The next morning, she placed the tiny tin box with her tooth on the kitchen table. "The tooth fairy didn't come," she said.
I'd just read an article that said by the end of elementary school, kids should no longer believe in such things. So, I decided to fish. "Why do you think she didn't come?"
"I don' t know."
"Do you think you're too old for the tooth fairy?"
"Hmm." I ate my breakfast and soon noticed tears streaming down her cheeks. "What's wrong?" I asked.
"I'm mad that the tooth fairy didn't come."
Part of me had hoped this would be the end, but the tears changed my mind. She was a true believer and that was OK. "You know the tooth fairy forgot me once, too. I just had to put the tooth back under my pillow the next night."
I went to brush my teeth and when I returned she announced, "I thought I saw something in my room last night."
"A-ha! If you saw the tooth fairy, that's why she didn't stay. No one's supposed to see the tooth fairy."
"It kinda looked like Dad."
I thought about saying her dad was probably just checking in on her like he always does, but I was torn. I didn't want to keep pushing her to believe if she was old enough to know better. So, I just left for work. All day I thought about her tears and my heart ached. The end of the tooth fairy felt like the end of childhood to me. If she didn't believe in this, wasn't this the end of Santa and the Easter bunny too? I tried to remember how old I was when I figured it out. I remember placing a tooth under my pillow and purposely not telling my parents as a test. The next morning I knew. I was sad, but I never said a word to anyone. I certainly hadn't cried. Guilt set in. I'm pretty sure the test had come with one of my very last baby teeth, while my daughter still had plenty left. My husband called and said our daughter had pointed at him and announced, "You're the tooth fairy!" So, she wasn't crushed after all? I was confused.
That night she started talking about how she hoped the tooth fairy would come. I didn't know whether she was still a true believer or if she was playing me.
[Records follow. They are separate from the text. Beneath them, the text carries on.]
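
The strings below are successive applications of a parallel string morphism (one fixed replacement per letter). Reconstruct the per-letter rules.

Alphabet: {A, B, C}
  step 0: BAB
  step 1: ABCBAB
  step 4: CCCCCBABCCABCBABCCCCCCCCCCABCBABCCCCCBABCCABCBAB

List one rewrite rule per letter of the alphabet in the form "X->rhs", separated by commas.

A->CB, B->AB, C->CC

  step 0 ⇒ step 1: BAB ⇒ AB·CB·AB
    A ↦ CB
    B ↦ AB
    C ↦ CC  (constrained at step 1)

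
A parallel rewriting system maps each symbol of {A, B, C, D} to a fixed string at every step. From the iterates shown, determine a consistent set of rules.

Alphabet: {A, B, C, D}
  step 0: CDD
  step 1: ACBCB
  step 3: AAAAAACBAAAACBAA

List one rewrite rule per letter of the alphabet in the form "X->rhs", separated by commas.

A->AA, B->DA, C->A, D->CB

  step 0 ⇒ step 1: CDD ⇒ A·CB·CB
    C ↦ A
    D ↦ CB
    A ↦ AA  (constrained at step 1)
    B ↦ DA  (constrained at step 1)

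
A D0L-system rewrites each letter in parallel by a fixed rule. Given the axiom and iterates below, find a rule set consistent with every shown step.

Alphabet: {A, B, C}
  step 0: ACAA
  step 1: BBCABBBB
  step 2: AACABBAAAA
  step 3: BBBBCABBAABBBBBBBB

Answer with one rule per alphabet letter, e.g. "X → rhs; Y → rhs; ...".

A->BB, B->A, C->CA

  step 2 ⇒ step 3: AACABBAAAA ⇒ BB·BB·CA·BB·A·A·BB·BB·BB·BB
    A ↦ BB
    B ↦ A
    C ↦ CA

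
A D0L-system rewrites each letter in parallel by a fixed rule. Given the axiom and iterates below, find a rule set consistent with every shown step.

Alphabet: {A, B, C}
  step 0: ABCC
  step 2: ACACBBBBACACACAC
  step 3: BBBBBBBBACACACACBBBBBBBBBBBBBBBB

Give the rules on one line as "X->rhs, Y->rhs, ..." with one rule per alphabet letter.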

If there was any chance her childhood innocence could be prolonged, I decided I wanted it to last.
Fearful that she would wake up again in the middle of the night, I snuck into her room after dinner. I put a dollar inside her tin box, removed the tooth, and feeling like a genius, put a tiny piece of plastic inside to rattle around. At bedtime, she started shaking the tin with eager anticipation. I should've told her to stop, but I didn't. Before I knew it, she opened the box and said, "Hey!" I played dumb. "Dad must've put this in here," she said.
"I don't know. Why did you open it?"
"Because it stopped rattling." She ran to confront her dad, who had no idea what I had done. Finally, she went back to bed. I wasn't sure what to say, but my heart was heavy at what I'd done. I'd removed all doubt and ended the tooth fairy's reign.
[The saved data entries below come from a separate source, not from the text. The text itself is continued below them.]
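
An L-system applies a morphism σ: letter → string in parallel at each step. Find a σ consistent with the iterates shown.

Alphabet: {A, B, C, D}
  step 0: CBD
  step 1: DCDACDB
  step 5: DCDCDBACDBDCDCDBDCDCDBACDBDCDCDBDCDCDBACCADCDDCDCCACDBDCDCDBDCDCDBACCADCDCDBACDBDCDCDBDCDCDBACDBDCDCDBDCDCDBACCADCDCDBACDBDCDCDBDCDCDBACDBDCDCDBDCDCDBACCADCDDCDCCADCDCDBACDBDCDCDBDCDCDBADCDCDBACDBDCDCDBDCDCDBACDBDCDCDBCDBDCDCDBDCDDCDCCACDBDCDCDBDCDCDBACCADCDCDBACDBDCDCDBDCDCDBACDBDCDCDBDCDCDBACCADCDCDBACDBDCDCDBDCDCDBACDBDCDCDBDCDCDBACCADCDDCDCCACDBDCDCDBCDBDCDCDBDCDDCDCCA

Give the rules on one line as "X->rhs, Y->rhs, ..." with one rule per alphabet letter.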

"Well, at least I got a dollar," my daughter said with a smile.
Days later, I'm still thinking about this debacle. For some reason, the end of the tooth fairy hit me harder as an adult than it ever did when I was a child. I suspect the same will be true for my daughter.
Do you remember how old you were when you found out about the tooth fairy?
How old do you think is too old to still believe?